Ashton Bethel-Roman

No. 8 – Texas A&M Aggies
- Position: Wide receiver
- Class: Sophomore

Personal information
- Born: August 30, 2005 (age 20)
- Listed height: 6 ft 0 in (1.83 m)
- Listed weight: 185 lb (84 kg)

Career information
- High school: Ridge Point (Missouri City, Texas)
- College: Texas A&M (2024–present);
- Stats at ESPN

= Ashton Bethel-Roman =

American football player (born 2005)

Ashton Bethel-Roman (born August 30, 2005) is an American college football wide receiver for the Texas A&M Aggies.

== Early life ==
Bethel-Roman attended Ridge Point High School in Missouri City, Texas. As a senior, he totaled 49 catches for 964 yards and nine touchdowns. A four-star recruit, Bethel-Roman initially committed to Arkansas but later flipped his commitment to play college football to Texas A&M University.

== College career ==
Bethel-Roman redshirted in 2024, hauling in four receptions for 44 yards and a touchdown in four games. During the 2025 season, his role in the Aggies' offense increased.

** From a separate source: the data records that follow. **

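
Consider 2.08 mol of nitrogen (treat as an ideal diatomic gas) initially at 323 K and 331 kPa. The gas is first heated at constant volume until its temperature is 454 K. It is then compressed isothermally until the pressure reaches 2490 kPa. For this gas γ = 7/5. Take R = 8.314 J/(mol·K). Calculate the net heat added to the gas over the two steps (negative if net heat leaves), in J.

V₁ = nRT₁/P₁ = 2.08×8.314×323/331 = 16.9 L.
Step 1 — Isochoric: V stays 16.9 L; P/T = const ⇒ T₂ = 454 K, P₂ = 465 kPa.
W = 0 (no volume change).
ΔU = nCvΔT = 2.08×20.8×(454−323) = 5660 J.
Q = ΔU = 5660 J.
State after step 1: P = 465 kPa, V = 16.9 L, T = 454 K.
Step 2 — Isothermal: T stays 454 K; PV = const ⇒ V₂ = 3.15 L, P₂ = 2490 kPa.
ΔU = 0 (ideal gas, T constant).
W = nRT ln(V₂/V₁) = 2.08×8.314×454×ln(0.187) = -13200 J.
Q = ΔU + W = -13200 J.
Net over both steps: W = -13200 J, Q = -7510 J, ΔU = 5660 J.

-7510 J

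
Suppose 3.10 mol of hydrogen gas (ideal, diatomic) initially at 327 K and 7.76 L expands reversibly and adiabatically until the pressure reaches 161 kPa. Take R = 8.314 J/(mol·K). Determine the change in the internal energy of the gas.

-8860 J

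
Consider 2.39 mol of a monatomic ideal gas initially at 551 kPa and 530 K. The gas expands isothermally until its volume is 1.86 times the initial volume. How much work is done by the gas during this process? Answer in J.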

Against South Carolina, Bethel-Roman caught four passes for 139 yards and a touchdown in the 31–30 come-from-behind victory.

===Statistics===

College statistics
| Season | Team | GP | Receiving |  |  |  |
| Rec | Yds | Avg | TD |
| 2024 | Texas A&M | 4 | 4 | 44 | 11.0 | 1 |
| 2025 | Texas A&M | 11 | 18 | 442 | 24.6 | 5 |
| Career |  | 15 | 22 | 486 | 22.1 | 6 |

== Personal life ==
Bethel-Roman is the son of former NFL safety Mark Roman.